After checking out the last day of Tony Albert's show with my one junior critic who was yet to see it we made our way back via Gallery Barry Keldoulis to see some more of Deborah Kelly's collages and to pay our respects given we had heard that he was closing up the physical space in Waterloo (which isn't a bad move if it means he does some pop-ups closer to town). As part of the lease ending he is accelerating his gallery programme with a number of artists getting a week for a show. Deborah Kelly has just had her turn so you've missed this although you can see her work online here.

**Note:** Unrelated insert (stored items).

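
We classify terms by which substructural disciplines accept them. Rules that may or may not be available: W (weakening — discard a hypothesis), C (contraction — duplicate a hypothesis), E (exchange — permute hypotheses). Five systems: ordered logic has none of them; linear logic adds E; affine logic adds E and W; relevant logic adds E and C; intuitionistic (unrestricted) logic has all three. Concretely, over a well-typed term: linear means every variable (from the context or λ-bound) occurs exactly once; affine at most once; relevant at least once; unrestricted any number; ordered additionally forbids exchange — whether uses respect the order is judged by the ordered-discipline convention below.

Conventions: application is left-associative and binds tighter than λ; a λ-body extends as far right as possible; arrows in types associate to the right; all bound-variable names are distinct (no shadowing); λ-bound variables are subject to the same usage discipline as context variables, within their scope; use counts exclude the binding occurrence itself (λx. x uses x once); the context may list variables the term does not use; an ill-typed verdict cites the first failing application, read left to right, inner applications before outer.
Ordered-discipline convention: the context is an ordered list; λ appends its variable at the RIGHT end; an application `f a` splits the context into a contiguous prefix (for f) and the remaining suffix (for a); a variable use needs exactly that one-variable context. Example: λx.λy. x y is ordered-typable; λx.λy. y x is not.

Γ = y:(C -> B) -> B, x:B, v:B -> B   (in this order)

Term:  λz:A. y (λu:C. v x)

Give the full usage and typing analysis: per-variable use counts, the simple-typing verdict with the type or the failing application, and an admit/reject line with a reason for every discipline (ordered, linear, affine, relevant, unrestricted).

usage: y=1; x=1; v=1; z [bound]=0; u [bound]=0
use order (left to right): y, v, x
typing: the term checks, with type A -> B
ordered ✗ (z, u never used (weakening))
linear ✗ (z, u never used (weakening))
affine ✓ (at most one use each (y, x, v, z, u))
relevant ✗ (z, u never used (weakening))
unrestricted ✓ (simply typable at A -> B; W, C, E all held)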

This show is officially called Abide With Me, although I realised later it was mixed in with stockroom works from her previous two shows. There were a couple of large (200 x 110 cm) full body quasi nudes called The Magdalenes which made me view them with an air of catholic suspicion (Damien Hirst is right on the money when he comments that titles are vitally important to how you view a work) and a handful of smaller (40 x 60 cm) collages that visually look to run straight from her previous show, Awfully beastly. It is these smaller works that both the senior and junior critics of the Big Lamington contingent enjoyed. These are your frankenstein type creations where bits of everything are cut and glued together to make new creatures ... "pre-mammalian? And possibly post", just like the website says! You know, Deborah should put out an art app where you could build your own collage creatures, a la Robot Lab (which is currently iPad/iPhone game of the moment with the junior critics).
Points: 3 to Tota Pulchra Es (pictured above) which was great with all the colourful snakes (and reminded me of a great window display I saw once at the Bergdorf men's store in NY); 2 to Dream of a Common Language #5 and 1 point for the multitude of postcards on offer which my 4 year old collected about a half dozen of for some future art projects of our own.